Знаешь, па, я всегда придумывала и врала всем, что я твоя единственная, любимая дочка, всем говорила так. Так хотела верить в это, так хотела спрятаться от факта, что тебе на меня наплевать. Я всем говорила, что мой папа очень занятой и поэтому он никогда не провожал меня 1 сентября в школу, не был на утренниках или родительских собраниях, на моих выступлениях. А когда в универе тебя стали вызывать и ты приезжал, я делала все, лишь бы тебя снова вызвали. Чтобы все знали, что у меня есть папа и я тебя не придумала.
Мне было жутко противно просить у тебя деньги, но хотя бы так ты иногда обращал на меня внимание.
Пап, а ты помнишь, как ты снимал квартиру для нас? Ты помнишь, как каждый месяц мы вымаливали у тебя деньги на оплату? Помнишь, как ты при маминой знакомой сказал, что еще не известно, твои ли мы дети. Мне было десять, пап. Мне было десять…

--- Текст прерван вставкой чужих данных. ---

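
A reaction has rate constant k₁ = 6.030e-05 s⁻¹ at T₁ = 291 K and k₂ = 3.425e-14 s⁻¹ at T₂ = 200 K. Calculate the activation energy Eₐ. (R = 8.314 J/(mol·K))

113.2 kJ/mol

Step 1: Use the two-temperature Arrhenius form: ln(k₂/k₁) = -Eₐ/R × (1/T₂ - 1/T₁)
Step 2: ln(k₂/k₁) = ln(3.425e-14/6.030e-05) = ln(5.67993e-10) = -21.2889
Step 3: 1/T₂ - 1/T₁ = 1/200 - 1/291 = 1.563574e-03 K⁻¹
Step 4: Eₐ = -R × ln(k₂/k₁) / (1/T₂ - 1/T₁) = -8.314 × -21.2889 / 1.563574e-03
Step 5: Eₐ = 1.1320e+05 J/mol = 113.2 kJ/mol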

Я так сильно любила тебя, пап, так сильно люблю и так ненавижу.
Если бы мне приказали вынуть сердце и отдать тебе, я бы сделала это, не раздумывая. А ты мне даже руку не протянул.
Пап, а помнишь, как ты пошутил надо мной? Сказал, что мне для приданого сойдет и пластиковая посуда, мы же все равно скоро разведемся. Помнишь, после каких унижений ты купил мне мебель в приданое? Как же я ненавидела себя тогда. Именно себя, пап. Я не понимала, почему я такая ничтожная, такая отвратительная, что мой папа вот так поступает со мной. Ведь годом ранее ты жаловался, что на приданое другой твоей дочери, в той семье, что «правильная», ты потратил аж миллион рублей.

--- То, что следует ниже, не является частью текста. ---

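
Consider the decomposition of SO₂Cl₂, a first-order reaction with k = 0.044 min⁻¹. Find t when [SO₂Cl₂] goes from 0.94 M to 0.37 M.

21.19 min

Step 1: For first-order: t = ln([SO₂Cl₂]₀/[SO₂Cl₂])/k
Step 2: t = ln(0.94/0.37)/0.044
Step 3: t = ln(2.541)/0.044
Step 4: t = 0.9324/0.044 = 21.19 min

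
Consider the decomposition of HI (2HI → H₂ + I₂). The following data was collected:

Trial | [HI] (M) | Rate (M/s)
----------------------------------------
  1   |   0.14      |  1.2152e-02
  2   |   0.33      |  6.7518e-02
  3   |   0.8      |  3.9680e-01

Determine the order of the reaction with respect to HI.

second order (2)

Step 1: Compare trials to find order n where rate₂/rate₁ = ([HI]₂/[HI]₁)^n
Step 2: rate₂/rate₁ = 6.7518e-02/1.2152e-02 = 5.556
Step 3: [HI]₂/[HI]₁ = 0.33/0.14 = 2.357
Step 4: n = ln(5.556)/ln(2.357) = 2.00 ≈ 2
Step 5: The reaction is second order in HI.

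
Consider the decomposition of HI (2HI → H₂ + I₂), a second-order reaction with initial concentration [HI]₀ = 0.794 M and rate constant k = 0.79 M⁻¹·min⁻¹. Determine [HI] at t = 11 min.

0.1005 M

Step 1: For a second-order reaction: 1/[HI] = 1/[HI]₀ + kt
Step 2: 1/[HI] = 1/0.794 + 0.79 × 11
Step 3: 1/[HI] = 1.259 + 8.69 = 9.949
Step 4: [HI] = 1/9.949 = 0.1005 M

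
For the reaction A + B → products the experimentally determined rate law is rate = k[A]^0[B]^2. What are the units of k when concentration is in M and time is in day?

M⁻¹·day⁻¹

Step 1: Overall order = 0 + 2 = 2.
Step 2: rate has units M·day⁻¹; [A]^0[B]^2 has units M^2.
Step 3: k = rate/([A]^0[B]^2), so units of k = M^(1-2)·day⁻¹ = M⁻¹·day⁻¹.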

И дело было не в том, что на мое было потрачено в 10 раз меньше, а в том, как я унижалась ради этого и что мне приходилось слышать от тебя.
За что, папа?
Окончательно ты разбил мое сердце, так, что я и сегодня не могу собрать осколки, когда я стала мамой. Ты знал, как все было тяжело, знал про мою ужасную операцию и недоношенную дочь, но ты даже не приехал, пап. Ни разу не приехал в больницу. Не приехал домой, когда нас выписали. Ты познакомился с внучкой, когда ей было два месяца.
Ты знаешь, я всегда находила тебе оправдания, всегда объясняла, почему ты поступил так, а не иначе. А когда родилась моя девочка, я увидела, каким может быть отец, и задыхалась от осознания, которое ко мне пришло. Мой муж не спал, когда у дочи были обычные колики, он бежал с работы домой, боялся пропустить, как она растет, меняется. А ты жил счастливо и спал спокойно, когда нам было нечего есть, когда даже не знал, жива ли я вообще. Я не понимала, папа. Не понимала, в чем я виновата перед тобой. За что ты лишил меня себя.
Когда я была маленькой и обижалась на маму, то доставала большую сумку и собирала в нее игрушки. Говорила, что уеду к тебе.
Я так надеялась, пап, что нужна тебе.
Мне почти 30, папа, у меня дети, но знаешь, я еще осталась той девочкой, в твоей машине, которая просила забрать ее с собой. Девочкой, у которой ты отнял себя.